The Tower by Alessandro Gallenzi, pub 15 Sept by Alma Books. Trade paperback, 300 pages.

 

 

11 thoughts on “Very telling – a DNF

  1. Annabel, I thought the name was familiar and when I checked it out, I realised that I gave up on his previous novel. I hate giving up on books too, and, like you, don’t do it very often but am beginning to realise I need to bite the bullet more often! Having so much to read for a deadline does focus the mind….

  2. I think there are so many pitfalls that the historical novel can come across. 1) As you mention, the lovingly executed research being shoehorned into and distracting from the plot 2) The opposite – plot veering into such unlikely territory that it prompts you to go and Google the period and find that it didn’t happen like that at all 3) If it’s dual strand, as you point out, the modern strand often sounds a bit whingy and trivial in comparison with the life threatening historical part 4) The author is jarringly inauthentic with language 5) The author wants so much to be authentic with language that it becomes annoying.

    One of my favourite historical novels has stayed with me a long time, The Red Queen by Margaret Drabble. Very effective, although yes it does suffer from 3)

    I’ve read samples of historical novels and the worst deal breaker for me is 2) It would be interesting for me to explore why I feel like this, because it doesn’t seem to bother most people as much as me, as some of these books are very popular.

  3. I hope you’re enjoying your liberation, Annabel. Life really is too short (and the TBR too huge) to continue with books you don’t like. It took me many years to come to this conclusion and I’m much happier for it!

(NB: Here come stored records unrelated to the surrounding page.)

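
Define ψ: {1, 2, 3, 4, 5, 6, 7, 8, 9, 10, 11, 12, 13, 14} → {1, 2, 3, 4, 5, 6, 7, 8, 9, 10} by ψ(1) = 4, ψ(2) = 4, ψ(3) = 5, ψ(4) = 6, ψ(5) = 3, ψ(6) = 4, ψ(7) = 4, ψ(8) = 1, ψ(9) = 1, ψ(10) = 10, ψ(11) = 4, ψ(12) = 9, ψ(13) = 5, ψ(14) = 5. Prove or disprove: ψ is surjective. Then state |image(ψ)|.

7

No element maps to 2, so ψ is not surjective.
The image of ψ is {1, 3, 4, 5, 6, 9, 10}, which has 7 elements.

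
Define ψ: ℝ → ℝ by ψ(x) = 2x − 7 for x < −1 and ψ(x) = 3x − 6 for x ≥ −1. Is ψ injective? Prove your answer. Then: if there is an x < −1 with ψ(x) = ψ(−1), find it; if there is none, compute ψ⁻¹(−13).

-3

Both pieces are strictly increasing (slopes 2 and 3), so each is injective on its own interval.
The left piece maps (−∞, −1) onto (−∞, −9); the right piece maps [−1, ∞) onto [−9, ∞).
These images are disjoint, so no value is attained by both pieces. So ψ is injective.
Because the two images are disjoint, no x < −1 has ψ(x) = ψ(−1), so we compute ψ⁻¹(−13): −13 lies in (−∞, −9), so solve 2x − 7 = −13: x = (−13 + 7)/2 = −3.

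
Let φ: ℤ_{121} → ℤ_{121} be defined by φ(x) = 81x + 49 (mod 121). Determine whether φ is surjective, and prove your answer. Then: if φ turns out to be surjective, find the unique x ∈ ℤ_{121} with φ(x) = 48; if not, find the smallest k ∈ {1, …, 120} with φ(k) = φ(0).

Since gcd(81, 121) = 1, 81 is invertible modulo 121. Euclid's algorithm: 121 = 1·81 + 40, 81 = 2·40 + 1; back-substituting gives 1 = 3·81 − 2·121, so 81⁻¹ ≡ 3 (mod 121).
For any y ∈ ℤ_{121}, x = 3(y − 49) mod 121 satisfies φ(x) = 81·3(y − 49) + 49 ≡ y (since 81·3 ≡ 1 mod 121). So every y has a preimage.
Hence φ is surjective.
Since φ is surjective, we compute φ⁻¹(48): solve 81x + 49 ≡ 48 (mod 121), i.e. 81x ≡ 120 (mod 121).
Multiplying by 81⁻¹ = 3 gives x ≡ 3·120 = 360 = 2·121 + 118 ≡ 118 (mod 121).
Check: φ(118) = 81·118 + 49 = 9607 = 79·121 + 48 ≡ 48 (mod 121).

118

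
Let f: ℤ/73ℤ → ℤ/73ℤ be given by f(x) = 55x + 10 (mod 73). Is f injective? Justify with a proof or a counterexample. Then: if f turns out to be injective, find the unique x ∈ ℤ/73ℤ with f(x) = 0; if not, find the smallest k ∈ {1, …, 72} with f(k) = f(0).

33

Recall: f is injective if f(u) = f(v) implies u = v.
Suppose f(u) = f(v) in ℤ/73ℤ. Then 55u + 10 ≡ 55v + 10 (mod 73), thus 55(u − v) ≡ 0 (mod 73).
Since gcd(55, 73) = 1, 55 is invertible modulo 73, hence u − v ≡ 0 (mod 73), i.e. u = v.
Therefore f is injective.
We now compute 55⁻¹ mod 73 explicitly. Euclid's algorithm: 73 = 1·55 + 18, 55 = 3·18 + 1; back-substituting gives 1 = 4·55 − 3·73, so 55⁻¹ ≡ 4 (mod 73).
Since f is injective, we compute f⁻¹(0): solve 55x + 10 ≡ 0 (mod 73), i.e. 55x ≡ 63 (mod 73).
Multiplying by 55⁻¹ = 4 gives x ≡ 4·63 = 252 = 3·73 + 33 ≡ 33 (mod 73).
Check: f(33) = 55·33 + 10 = 1825 = 25·73 + 0 ≡ 0 (mod 73).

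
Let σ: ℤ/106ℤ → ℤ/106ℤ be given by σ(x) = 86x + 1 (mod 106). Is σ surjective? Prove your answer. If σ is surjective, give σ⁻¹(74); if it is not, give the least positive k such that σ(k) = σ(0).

Since gcd(86, 106) = 2, we have 86x ≡ 0 (mod 2) for all x, so σ(x) ≡ 1 (mod 2).
But 0 ≢ 1 (mod 2), so 0 ∈ ℤ/106ℤ has no preimage. Therefore σ is not surjective.
Since σ is not surjective, we find the least positive k with σ(k) = σ(0): this means 86k ≡ 0 (mod 106), i.e. 106 ∣ 86k. Since gcd(86, 106) = 2, dividing through by 2 this holds exactly when 53 ∣ 43k, and as gcd(43, 53) = 1, exactly when 53 ∣ k.
The smallest positive such k is 53.

53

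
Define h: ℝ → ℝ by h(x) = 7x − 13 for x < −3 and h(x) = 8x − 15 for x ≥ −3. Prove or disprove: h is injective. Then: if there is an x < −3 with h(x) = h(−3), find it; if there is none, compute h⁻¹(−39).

-26/7

Both pieces are strictly increasing (slopes 7 and 8), so each is injective on its own interval.
The left piece maps (−∞, −3) onto (−∞, −34); the right piece maps [−3, ∞) onto [−39, ∞).
These images overlap. In particular h(−3) = −39 (right piece), and solving 7x − 13 = −39 on the left piece gives x = −26/7 < −3.
So h(−26/7) = h(−3) with −26/7 ≠ −3, and h is not injective. This x = −26/7 is the requested value below −3.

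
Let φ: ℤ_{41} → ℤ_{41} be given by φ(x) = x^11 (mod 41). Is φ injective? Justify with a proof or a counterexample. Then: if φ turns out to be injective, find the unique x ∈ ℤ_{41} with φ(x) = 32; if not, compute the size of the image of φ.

9

Since 41 is prime, the nonzero elements of ℤ_{41} form a cyclic group of order 40.
As gcd(11, 40) = 1, raising to the 11th power is a bijection on this group: if x_1^11 ≡ x_2^11 then (x_1x_2^{−1})^11 = 1, and the only element of order dividing gcd(11, 40) = 1 is 1, so x_1 = x_2.
With φ(0) = 0 this makes φ injective on all of ℤ_{41}, hence bijective (finite equal-size domain and codomain). In particular φ is injective.
Since φ is injective, we find the preimage of 32. The inverse of x ↦ x^11 on (ℤ_{41})^× is x ↦ x^11, because 11·11 = 121 = 3·40 + 1 ≡ 1 (mod 40) and x^{40} = 1 for x ≠ 0 (Fermat). So φ⁻¹(32) = 32^11 mod 41.
Repeated squaring mod 41: 32^1 ≡ 32, 32^2 ≡ 32² = 1024 ≡ 40, 32^4 ≡ 40² = 1600 ≡ 1, 32^8 ≡ 1² = 1. Since 11 = 8 + 2 + 1, 32^11 ≡ 1·40·32: 1·40 = 40, then 40·32 = 1280 ≡ 9. So 32^11 ≡ 9 (mod 41).
Hence φ⁻¹(32) = 9.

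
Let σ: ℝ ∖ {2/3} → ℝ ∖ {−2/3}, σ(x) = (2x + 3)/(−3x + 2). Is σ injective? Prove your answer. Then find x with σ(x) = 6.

Suppose σ(s) = σ(t). Cross-multiplying: (2s + 3)(−3t + 2) = (2t + 3)(−3s + 2).
Expanding both sides and cancelling the symmetric terms leaves 13·(s − t) = 0. Since 13 ≠ 0, s = t. Thus σ is injective.
Solving σ(x) = 6: cross-multiplying gives 2x + 3 = 6(−3x + 2), which rearranges to 20x = 9, so x = 9/20.

9/20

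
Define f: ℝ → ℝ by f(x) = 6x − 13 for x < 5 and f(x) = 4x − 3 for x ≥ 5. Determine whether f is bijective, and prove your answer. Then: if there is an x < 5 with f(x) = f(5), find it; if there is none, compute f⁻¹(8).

Both pieces are strictly increasing (slopes 6 and 4), so each is injective on its own interval.
The left piece maps (−∞, 5) onto (−∞, 17); the right piece maps [5, ∞) onto [17, ∞).
Since 17 = 17, the images partition ℝ: f is injective and surjective, hence bijective.
Because the two images are disjoint, no x < 5 has f(x) = f(5), so we compute f⁻¹(8): 8 lies in (−∞, 17), so solve 6x − 13 = 8: x = (8 + 13)/6 = 7/2.

7/2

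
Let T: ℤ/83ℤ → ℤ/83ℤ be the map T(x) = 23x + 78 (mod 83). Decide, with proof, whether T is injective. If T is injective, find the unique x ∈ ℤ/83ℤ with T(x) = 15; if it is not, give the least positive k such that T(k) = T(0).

Suppose T(s) = T(t) in ℤ/83ℤ. Then 23s + 78 ≡ 23t + 78 (mod 83), therefore 23(s − t) ≡ 0 (mod 83).
Since gcd(23, 83) = 1, 23 is invertible modulo 83, hence s − t ≡ 0 (mod 83), i.e. s = t.
So T is injective.
We now compute 23⁻¹ mod 83 explicitly. Euclid's algorithm: 83 = 3·23 + 14, 23 = 1·14 + 9, 14 = 1·9 + 5, 9 = 1·5 + 4, 5 = 1·4 + 1; back-substituting gives 1 = 65·23 − 18·83, so 23⁻¹ ≡ 65 (mod 83).
Since T is injective, we find T⁻¹(15): we need 23x ≡ 15 − 78 ≡ 20 (mod 83). Using 23⁻¹ = 65: x ≡ 65·20 = 1300 = 15·83 + 55, so x = 55.
Check: T(55) = 23·55 + 78 = 1343 = 16·83 + 15 ≡ 15 (mod 83).

55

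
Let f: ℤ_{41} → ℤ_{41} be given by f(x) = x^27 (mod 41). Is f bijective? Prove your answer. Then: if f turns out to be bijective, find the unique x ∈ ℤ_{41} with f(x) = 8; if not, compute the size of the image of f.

Since 41 is prime, the nonzero elements of ℤ_{41} form a cyclic group of order 40.
As gcd(27, 40) = 1, raising to the 27th power is a bijection on this group: if x_1^27 ≡ x_2^27 then (x_1x_2^{−1})^27 = 1, and the only element of order dividing gcd(27, 40) = 1 is 1, so x_1 = x_2.
With f(0) = 0 this makes f injective on all of ℤ_{41}, hence bijective (finite equal-size domain and codomain). In particular f is bijective.
Since f is bijective, we find the preimage of 8. The inverse of x ↦ x^27 on (ℤ_{41})^× is x ↦ x^3, because 27·3 = 81 = 2·40 + 1 ≡ 1 (mod 40) and x^{40} = 1 for x ≠ 0 (Fermat). So f⁻¹(8) = 8^3 mod 41.
Repeated squaring mod 41: 8^1 ≡ 8, 8^2 ≡ 8² = 64 ≡ 23. Since 3 = 2 + 1, 8^3 ≡ 23·8: 23·8 = 184 ≡ 20. So 8^3 ≡ 20 (mod 41).
Hence f⁻¹(8) = 20.

20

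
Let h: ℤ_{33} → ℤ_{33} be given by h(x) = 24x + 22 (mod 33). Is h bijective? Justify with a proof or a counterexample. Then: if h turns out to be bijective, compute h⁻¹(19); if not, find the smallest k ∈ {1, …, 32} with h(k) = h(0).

Recall: h is injective when h(u) = h(v) forces u = v.
We have gcd(24, 33) = 3 > 1. Taking u = 0 and v = 11: h(0) = 22 and h(11) = 24·11 + 22 = 286 ≡ 22 (mod 33).
So h(0) = h(11) while 0 ≠ 11, thus h is not injective, hence not bijective.
Since h is not bijective, we find the least positive k with h(k) = h(0): this means 24k ≡ 0 (mod 33), i.e. 33 ∣ 24k. Since gcd(24, 33) = 3, dividing through by 3 this holds exactly when 11 ∣ 8k, and as gcd(8, 11) = 1, exactly when 11 ∣ k.
The smallest positive such k is 11.

11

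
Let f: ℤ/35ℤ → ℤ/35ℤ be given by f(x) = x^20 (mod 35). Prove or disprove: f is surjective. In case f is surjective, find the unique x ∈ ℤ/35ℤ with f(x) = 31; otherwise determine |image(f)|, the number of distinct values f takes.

f(3): Repeated squaring mod 35: 3^1 ≡ 3, 3^2 ≡ 3² = 9, 3^4 ≡ 9² = 81 ≡ 11, 3^8 ≡ 11² = 121 ≡ 16, 3^16 ≡ 16² = 256 ≡ 11. Since 20 = 16 + 4, 3^20 ≡ 11·11: 11·11 = 121 ≡ 16. So 3^20 ≡ 16 (mod 35).
f(4): Repeated squaring mod 35: 4^1 ≡ 4, 4^2 ≡ 4² = 16, 4^4 ≡ 16² = 256 ≡ 11, 4^8 ≡ 11² = 121 ≡ 16, 4^16 ≡ 16² = 256 ≡ 11. Since 20 = 16 + 4, 4^20 ≡ 11·11: 11·11 = 121 ≡ 16. So 4^20 ≡ 16 (mod 35).
So f(3) = f(4) = 16 while 3 ≠ 4, thus f is not injective.
A non-injective map from the 35-element set ℤ/35ℤ to itself takes at most 34 distinct values, so it cannot be surjective. So f is not surjective.
Since f is not surjective, we determine |image(f)|. Computing x^20 mod 35 for each x (by repeated squaring, reducing mod 35 at every step), the values f(0), f(1), …, f(34) are: 0, 1, 11, 16, 16, 25, 1, 21, 1, 11, 30, 16, 11, 1, 21, 15, 11, 16, 16, 11, 15, 21, 1, 11, 16, 30, 11, 1, 21, 1, 25, 16, 16, 11, 1.
The distinct values are {0, 1, 11, 15, 16, 21, 25, 30}; there are 8 of them.

8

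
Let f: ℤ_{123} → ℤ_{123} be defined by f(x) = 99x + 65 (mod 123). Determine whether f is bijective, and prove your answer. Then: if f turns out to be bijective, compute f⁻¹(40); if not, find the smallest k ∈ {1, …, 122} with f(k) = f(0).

We have gcd(99, 123) = 3 > 1. Taking s = 0 and t = 41: f(0) = 65 and f(41) = 99·41 + 65 = 4124 ≡ 65 (mod 123).
So f(0) = f(41) while 0 ≠ 41, hence f is not injective, hence not bijective.
Since f is not bijective, we find the least positive k with f(k) = f(0): this means 99k ≡ 0 (mod 123), i.e. 123 ∣ 99k. Since gcd(99, 123) = 3, dividing through by 3 this holds exactly when 41 ∣ 33k, and as gcd(33, 41) = 1, exactly when 41 ∣ k.
The smallest positive such k is 41.

41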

  4. I used to get guilty if I didn’t finish a book, thinking I was being unfair to the author who had slaved for months/years to write it so surely I could give it a few hours of my time to read. But I’ve gradually weaned myself off this and do give up sometimes if it’s really not interesting me. The plot of your DNF sounds too similar to many other books that have come out in the last few years about secret or missing manuscripts.